Besides carpets various ancient carpet weaving tools and so called bone 'ktutich's (2-1st millennia B.C.) were found at the territory of historical Armenia. Archeological excavations discovered spindle heads (Shirakavan, Argishtikhinili), needles (Shirakavan, Noyemberyan), clay fragments with fabric patterns, a Bronze Age weaver machine and tools (Shirakavan, Lchashen, Argishtikhinili), a woolen clew (Karmir Blur). This was also cited by Assyrian sources (Ashurnasirpal of Assyria (9th century B.C.) and Sargon 2nd (8th century B.C.) mention captured fabrics and attires).Carpet loom is a device used to weave carpets, rugs, and cloth. The device to weave carpets (loom) is a big machine which is known to us from the 14th century lithographic sources. Until 70s of the 19th century a perpendicular wedge-shaped old loom was popular in Armenia.
Decorative patterns and designs used in Armenian carpets were popular already in the early Christian period. They are best represented in the Armenian miniature art, as well as in the other areas of the Armenian applied arts such as architecture, sculpture, embroidery, cross-stones, wood and stone art, jewelry, national costumes and so on. Examples of such designs are the Armenian sign of eternity and the dragon sign.

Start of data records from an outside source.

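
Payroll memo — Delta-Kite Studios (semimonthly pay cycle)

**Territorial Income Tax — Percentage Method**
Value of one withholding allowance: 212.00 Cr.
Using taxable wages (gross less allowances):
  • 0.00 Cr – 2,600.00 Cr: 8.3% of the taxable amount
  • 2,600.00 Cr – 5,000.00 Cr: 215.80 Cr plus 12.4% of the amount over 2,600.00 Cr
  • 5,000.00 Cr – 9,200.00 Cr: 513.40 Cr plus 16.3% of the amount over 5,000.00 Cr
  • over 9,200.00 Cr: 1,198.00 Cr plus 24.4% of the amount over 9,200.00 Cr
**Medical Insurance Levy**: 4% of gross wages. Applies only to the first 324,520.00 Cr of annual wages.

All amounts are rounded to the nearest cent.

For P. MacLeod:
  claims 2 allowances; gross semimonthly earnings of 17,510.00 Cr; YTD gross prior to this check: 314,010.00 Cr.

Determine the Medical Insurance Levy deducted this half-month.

420.40 Cr

Medical Insurance Levy: cap 324,520.00 Cr − YTD 314,010.00 Cr = 10,510.00 Cr subject; 4% × 10,510.00 Cr = 420.40 Cr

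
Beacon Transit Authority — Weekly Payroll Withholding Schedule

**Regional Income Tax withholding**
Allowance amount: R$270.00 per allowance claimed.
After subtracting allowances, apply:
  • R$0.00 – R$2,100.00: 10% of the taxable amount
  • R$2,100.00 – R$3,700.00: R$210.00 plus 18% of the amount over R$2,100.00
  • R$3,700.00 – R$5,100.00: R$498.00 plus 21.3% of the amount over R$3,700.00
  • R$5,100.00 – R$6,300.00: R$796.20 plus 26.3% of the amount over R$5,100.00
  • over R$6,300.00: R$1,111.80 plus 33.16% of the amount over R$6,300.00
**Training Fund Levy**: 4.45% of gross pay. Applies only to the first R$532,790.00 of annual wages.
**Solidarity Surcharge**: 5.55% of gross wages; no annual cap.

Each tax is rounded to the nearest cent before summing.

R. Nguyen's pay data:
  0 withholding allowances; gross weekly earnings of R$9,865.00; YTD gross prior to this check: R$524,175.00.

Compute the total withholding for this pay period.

R$3,224.83

Regional Income Tax: taxable = R$9,865.00
  R$1,111.80 + 33.16% × (R$9,865.00 − R$6,300.00) = R$1,111.80 + 33.16% × R$3,565.00 = R$2,293.95
Training Fund Levy: cap R$532,790.00 − YTD R$524,175.00 = R$8,615.00 subject; 4.45% × R$8,615.00 = R$383.37
Solidarity Surcharge: 5.55% × R$9,865.00 = R$547.51
Total: R$2,293.95 + R$383.37 + R$547.51 = R$3,224.83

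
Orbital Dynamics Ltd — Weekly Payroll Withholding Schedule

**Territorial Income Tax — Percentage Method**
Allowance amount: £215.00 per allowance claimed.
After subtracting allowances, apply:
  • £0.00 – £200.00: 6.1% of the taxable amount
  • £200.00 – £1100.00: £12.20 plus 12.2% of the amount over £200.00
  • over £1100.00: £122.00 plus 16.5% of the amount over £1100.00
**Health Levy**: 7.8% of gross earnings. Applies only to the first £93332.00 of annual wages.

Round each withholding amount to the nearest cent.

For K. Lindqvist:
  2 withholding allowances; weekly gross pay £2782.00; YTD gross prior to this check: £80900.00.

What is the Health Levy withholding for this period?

Health Levy: 7.8% × £2782.00 = £217.00

£217.00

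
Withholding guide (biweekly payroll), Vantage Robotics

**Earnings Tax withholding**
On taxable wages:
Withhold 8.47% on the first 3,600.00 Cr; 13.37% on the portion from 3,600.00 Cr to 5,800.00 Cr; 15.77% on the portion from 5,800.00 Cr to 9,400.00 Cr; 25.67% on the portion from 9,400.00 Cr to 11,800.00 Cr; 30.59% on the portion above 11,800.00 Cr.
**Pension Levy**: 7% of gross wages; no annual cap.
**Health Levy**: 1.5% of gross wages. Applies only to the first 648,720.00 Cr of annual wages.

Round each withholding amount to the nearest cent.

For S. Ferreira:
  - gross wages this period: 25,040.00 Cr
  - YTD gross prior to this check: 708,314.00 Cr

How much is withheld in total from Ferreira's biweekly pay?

7,585.78 Cr

Earnings Tax: taxable = 25,040.00 Cr
  1,782.86 Cr + 30.59% × (25,040.00 Cr − 11,800.00 Cr) = 1,782.86 Cr + 30.59% × 13,240.00 Cr = 5,832.98 Cr
Pension Levy: 7% × 25,040.00 Cr = 1,752.80 Cr
Health Levy: YTD 708,314.00 Cr ≥ cap 648,720.00 Cr → 0.00 Cr
Total: 5,832.98 Cr + 1,752.80 Cr + 0.00 Cr = 7,585.78 Cr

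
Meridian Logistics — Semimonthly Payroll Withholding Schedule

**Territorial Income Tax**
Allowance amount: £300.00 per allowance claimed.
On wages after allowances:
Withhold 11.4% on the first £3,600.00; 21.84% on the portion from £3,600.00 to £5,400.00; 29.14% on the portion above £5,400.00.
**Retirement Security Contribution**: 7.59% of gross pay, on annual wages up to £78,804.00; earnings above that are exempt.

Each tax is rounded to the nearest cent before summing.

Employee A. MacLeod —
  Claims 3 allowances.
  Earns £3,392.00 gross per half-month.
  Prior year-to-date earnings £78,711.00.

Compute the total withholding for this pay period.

£291.15

Territorial Income Tax: taxable = £3,392.00 − 3×£300.00 = £2,492.00
  11.4% × £2,492.00 = £284.09
Retirement Security Contribution: cap £78,804.00 − YTD £78,711.00 = £93.00 subject; 7.59% × £93.00 = £7.06
Total: £284.09 + £7.06 = £291.15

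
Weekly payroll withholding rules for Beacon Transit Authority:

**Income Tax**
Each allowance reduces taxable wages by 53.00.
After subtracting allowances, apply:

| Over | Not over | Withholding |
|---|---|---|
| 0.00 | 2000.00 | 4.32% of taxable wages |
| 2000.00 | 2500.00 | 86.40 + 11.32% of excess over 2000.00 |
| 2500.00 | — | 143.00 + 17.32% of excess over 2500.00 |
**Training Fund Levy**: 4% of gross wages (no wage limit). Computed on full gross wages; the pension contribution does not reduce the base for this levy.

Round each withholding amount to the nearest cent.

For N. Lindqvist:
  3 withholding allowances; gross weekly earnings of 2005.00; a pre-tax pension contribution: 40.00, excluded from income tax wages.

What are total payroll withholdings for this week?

158.22

Income Tax: taxable = 2005.00 − 40.00 − 3×53.00 = 1806.00
  4.32% × 1806.00 = 78.02
Training Fund Levy: 4% × 2005.00 = 80.20
Total: 78.02 + 80.20 = 158.22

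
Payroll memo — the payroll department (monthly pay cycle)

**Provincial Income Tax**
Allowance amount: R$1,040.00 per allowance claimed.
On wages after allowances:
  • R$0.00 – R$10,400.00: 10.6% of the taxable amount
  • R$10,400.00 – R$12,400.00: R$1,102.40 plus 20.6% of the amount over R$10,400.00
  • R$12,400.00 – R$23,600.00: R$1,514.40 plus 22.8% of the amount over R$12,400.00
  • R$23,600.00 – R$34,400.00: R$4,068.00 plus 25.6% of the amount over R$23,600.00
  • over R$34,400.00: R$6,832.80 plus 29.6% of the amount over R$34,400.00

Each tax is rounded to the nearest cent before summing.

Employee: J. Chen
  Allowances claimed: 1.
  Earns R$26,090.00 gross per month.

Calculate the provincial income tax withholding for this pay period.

R$4,439.20

Provincial Income Tax: taxable = R$26,090.00 − 1×R$1,040.00 = R$25,050.00
  R$4,068.00 + 25.6% × (R$25,050.00 − R$23,600.00) = R$4,068.00 + 25.6% × R$1,450.00 = R$4,439.20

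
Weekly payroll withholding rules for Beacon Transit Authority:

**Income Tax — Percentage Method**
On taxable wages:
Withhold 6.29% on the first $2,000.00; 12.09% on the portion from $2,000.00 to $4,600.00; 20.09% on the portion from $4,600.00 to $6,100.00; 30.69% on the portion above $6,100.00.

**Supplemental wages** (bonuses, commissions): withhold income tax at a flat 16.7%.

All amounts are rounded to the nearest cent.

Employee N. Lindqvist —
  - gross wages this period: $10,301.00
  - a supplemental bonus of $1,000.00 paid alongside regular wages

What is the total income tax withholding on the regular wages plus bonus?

$2,197.78

Income Tax: taxable = $10,301.00
  $741.49 + 30.69% × ($10,301.00 − $6,100.00) = $741.49 + 30.69% × $4,201.00 = $2,030.78
Supplemental (16.7% flat on bonus): 16.7% × $1,000.00 = $167.00
Total income tax: $2,030.78 + $167.00 = $2,197.78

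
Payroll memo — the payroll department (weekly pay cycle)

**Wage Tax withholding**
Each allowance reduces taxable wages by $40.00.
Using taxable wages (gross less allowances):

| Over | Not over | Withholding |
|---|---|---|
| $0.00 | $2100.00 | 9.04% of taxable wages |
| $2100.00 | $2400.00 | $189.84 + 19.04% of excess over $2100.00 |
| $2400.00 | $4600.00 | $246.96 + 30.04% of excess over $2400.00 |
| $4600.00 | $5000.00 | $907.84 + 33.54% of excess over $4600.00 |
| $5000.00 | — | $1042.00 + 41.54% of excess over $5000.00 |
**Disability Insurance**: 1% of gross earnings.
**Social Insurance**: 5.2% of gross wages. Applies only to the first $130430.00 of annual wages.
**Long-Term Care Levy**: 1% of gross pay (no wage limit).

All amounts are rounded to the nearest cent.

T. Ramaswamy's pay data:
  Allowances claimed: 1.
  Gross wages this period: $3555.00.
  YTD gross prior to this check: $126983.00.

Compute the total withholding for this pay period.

Wage Tax: taxable = $3555.00 − 1×$40.00 = $3515.00
  $246.96 + 30.04% × ($3515.00 − $2400.00) = $246.96 + 30.04% × $1115.00 = $581.91
Disability Insurance: 1% × $3555.00 = $35.55
Social Insurance: cap $130430.00 − YTD $126983.00 = $3447.00 subject; 5.2% × $3447.00 = $179.24
Long-Term Care Levy: 1% × $3555.00 = $35.55
Total: $581.91 + $35.55 + $179.24 + $35.55 = $832.25

$832.25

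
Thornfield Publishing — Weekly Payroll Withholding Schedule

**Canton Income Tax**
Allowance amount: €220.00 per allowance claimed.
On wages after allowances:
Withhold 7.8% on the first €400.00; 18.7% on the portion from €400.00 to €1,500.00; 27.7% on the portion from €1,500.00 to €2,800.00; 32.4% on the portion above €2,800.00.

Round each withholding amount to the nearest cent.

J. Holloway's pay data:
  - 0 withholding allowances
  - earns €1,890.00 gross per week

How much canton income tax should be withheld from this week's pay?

Canton Income Tax: taxable = €1,890.00
  €236.90 + 27.7% × (€1,890.00 − €1,500.00) = €236.90 + 27.7% × €390.00 = €344.93

€344.93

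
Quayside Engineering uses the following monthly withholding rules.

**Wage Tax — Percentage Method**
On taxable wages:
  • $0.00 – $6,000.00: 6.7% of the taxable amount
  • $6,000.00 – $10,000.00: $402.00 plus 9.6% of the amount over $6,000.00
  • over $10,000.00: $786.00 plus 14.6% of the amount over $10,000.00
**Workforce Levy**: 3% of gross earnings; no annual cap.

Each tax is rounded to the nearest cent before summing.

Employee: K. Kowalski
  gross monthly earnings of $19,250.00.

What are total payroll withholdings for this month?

$2,714.00

Wage Tax: taxable = $19,250.00
  $786.00 + 14.6% × ($19,250.00 − $10,000.00) = $786.00 + 14.6% × $9,250.00 = $2,136.50
Workforce Levy: 3% × $19,250.00 = $577.50
Total: $2,136.50 + $577.50 = $2,714.00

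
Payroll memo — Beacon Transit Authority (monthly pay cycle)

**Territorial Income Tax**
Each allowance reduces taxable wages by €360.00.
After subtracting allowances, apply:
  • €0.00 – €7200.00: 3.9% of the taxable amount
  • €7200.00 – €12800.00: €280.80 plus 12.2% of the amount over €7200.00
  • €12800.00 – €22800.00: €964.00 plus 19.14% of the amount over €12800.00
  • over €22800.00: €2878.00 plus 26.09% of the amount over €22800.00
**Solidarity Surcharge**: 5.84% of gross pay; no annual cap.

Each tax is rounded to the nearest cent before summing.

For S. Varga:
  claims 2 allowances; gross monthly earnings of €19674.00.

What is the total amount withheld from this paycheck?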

The earliest remark about carpet weaving is found in the "Anabasis" by a 5th century B.C. Greek historian Xenophon. On his way back from Western Asia to Thrace Xenophon was invited by Seuthes to a feast. He wrote, "Timasion who had cups and barbarian carpets drunk to Seuthes and presented him with a silver cup and a carpet...". The fact that the 10000 Greek army retreated through the territory of the historical Armenia and that the historian mentioned barbarian carpets and not Greek "tapis" give us some grounds to suggest that the carpet given to Seuthes should have been Armenian.